Characterisation of slag blends and correlation with their sulphate resistance in static and semi-dynamic conditions

摘要

Sustainability requirements increasingly impose the use of Supplementary Cementitious Materials (SCMs) to partly substitute Portland Cement (PC) in concrete formulations. For an optimised use, a better understanding of the mechanisms contributing to concrete performance is necessary, especially in terms of durability. Blast furnace slags constitute one of the most important and efficient types of SCMs but are particularly rich in Al2O3 and its role in sulphate attack processes deserves special attention. In this work, slag was blended with PC at levels of replacement of 40% and 70%. 3-month hydrated mixes were characterised by Quantitative X-ray Diffraction (QXRD) and Backscattered Electron Image Analyses (BSE-IA) to obtain their phase assemblages.
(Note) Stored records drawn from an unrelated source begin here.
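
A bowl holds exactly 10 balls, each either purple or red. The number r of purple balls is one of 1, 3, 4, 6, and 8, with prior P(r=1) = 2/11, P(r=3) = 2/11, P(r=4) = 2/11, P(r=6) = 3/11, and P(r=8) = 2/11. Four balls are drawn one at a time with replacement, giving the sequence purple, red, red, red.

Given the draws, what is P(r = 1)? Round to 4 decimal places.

The likelihood of the observed sequence under each hypothesis: P(data | r = 1) = (1/10)(9/10)(9/10)(9/10) = 0.0729; P(data | r = 3) = (3/10)(7/10)(7/10)(7/10) = 0.1029; P(data | r = 4) = (4/10)(6/10)(6/10)(6/10) = 0.0864; P(data | r = 6) = (6/10)(4/10)(4/10)(4/10) = 0.0384; P(data | r = 8) = (8/10)(2/10)(2/10)(2/10) = 0.0064.
Multiplying each by its prior: 2/11 · 0.0729 = 0.013255, 2/11 · 0.1029 = 0.018709, 2/11 · 0.0864 = 0.015709, 3/11 · 0.0384 = 0.010473, 2/11 · 0.0064 = 0.0011636; summing to 0.059309.
Therefore the posterior P(r = 1 | data) = (0.013255) / (0.059309) = 0.22348.

0.2235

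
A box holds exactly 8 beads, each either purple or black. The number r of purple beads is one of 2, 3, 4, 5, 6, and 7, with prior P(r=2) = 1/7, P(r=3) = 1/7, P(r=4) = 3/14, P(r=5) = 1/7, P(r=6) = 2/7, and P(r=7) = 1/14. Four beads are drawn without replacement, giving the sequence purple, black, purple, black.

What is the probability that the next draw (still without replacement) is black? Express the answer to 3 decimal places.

Under each hypothesis, the probability of the observed sequence is: P(data | r = 2) = (2/8)(6/7)(1/6)(5/5) = 1/28; P(data | r = 3) = (3/8)(5/7)(2/6)(4/5) = 1/14; P(data | r = 4) = (4/8)(4/7)(3/6)(3/5) = 3/35; P(data | r = 5) = (5/8)(3/7)(4/6)(2/5) = 1/14; P(data | r = 6) = (6/8)(2/7)(5/6)(1/5) = 1/28; P(data | r = 7) = (7/8)(1/7)(6/6)(0/5) = 0.
Multiplying each by its prior: 1/7 · 1/28 = 1/196, 1/7 · 1/14 = 1/98, 3/14 · 3/35 = 9/490, 1/7 · 1/14 = 1/98, 2/7 · 1/28 = 1/98, 1/14 · 0 = 0; with total 53/980.
The posterior is then P(r = 2 | data) = 5/53, P(r = 3 | data) = 10/53, P(r = 4 | data) = 18/53, P(r = 5 | data) = 10/53, P(r = 6 | data) = 10/53, P(r = 7 | data) = 0.
Averaging over the posterior, P(black next | data) = (1)(5/53) + (3/4)(10/53) + (1/2)(18/53) + (1/4)(10/53) + (0)(10/53) = 24/53.

0.453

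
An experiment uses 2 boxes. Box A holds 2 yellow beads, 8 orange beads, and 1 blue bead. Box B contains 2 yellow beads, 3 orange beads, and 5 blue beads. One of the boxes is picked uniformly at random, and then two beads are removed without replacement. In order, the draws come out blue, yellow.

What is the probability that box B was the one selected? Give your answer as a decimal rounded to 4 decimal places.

0.8594

The likelihood of the observed sequence under each hypothesis: P(data | box A) = (1/11)(2/10) = 1/55; P(data | box B) = (5/10)(2/9) = 1/9.
Weighting by the prior gives 1/2 · 1/55 = 1/110, 1/2 · 1/9 = 1/18; with total 32/495.
Hence P(box B | data) = (1/18) / (32/495) = 55/64.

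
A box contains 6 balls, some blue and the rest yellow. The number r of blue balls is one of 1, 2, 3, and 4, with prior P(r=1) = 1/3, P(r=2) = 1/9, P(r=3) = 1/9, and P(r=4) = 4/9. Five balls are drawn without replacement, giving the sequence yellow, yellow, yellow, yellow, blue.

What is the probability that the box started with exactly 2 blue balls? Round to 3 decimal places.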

The sulphate resistance of their corresponding mortars was tested for up to 24 months following two different modes of operation: without renewing the sulphate solution (static mode), and by frequently renewing it (semidynamic mode). The concentration of all sulphate solutions was fixed at 3.0 g L-1 of Na2SO4 with the aim of being close to realistic field conditions. To accelerate the penetration of sulphates into the microstructure, the surfaces of the prisms were cut off prior to sulphate exposure. A major difference between the modes of testing was the pH to which samples were subject, which appeared to have an important influence on their behaviour. In the static mode, where pH was kept steady above 11.5 for most of the time, the tests were significantly shortened with respect to those conducted in semi-dynamic mode, where pH periodically ranged between 8.0 and 9.5. A fundamental finding in both modes and for both levels of replacement was the detection of secondary monosulphoaluminate forming from reaction of the slag with external sulphate. The identification of this intermediate hydrate contributes to understanding the global mechanism of sulphate attack in slag blended cements and, particularly, can justify the correlation between the availability of Al2O3 after curing and the final sulphate resistance. The anhydrous slag at the time of beginning the test plays an important role in the longterm behaviour in sulphate solutions.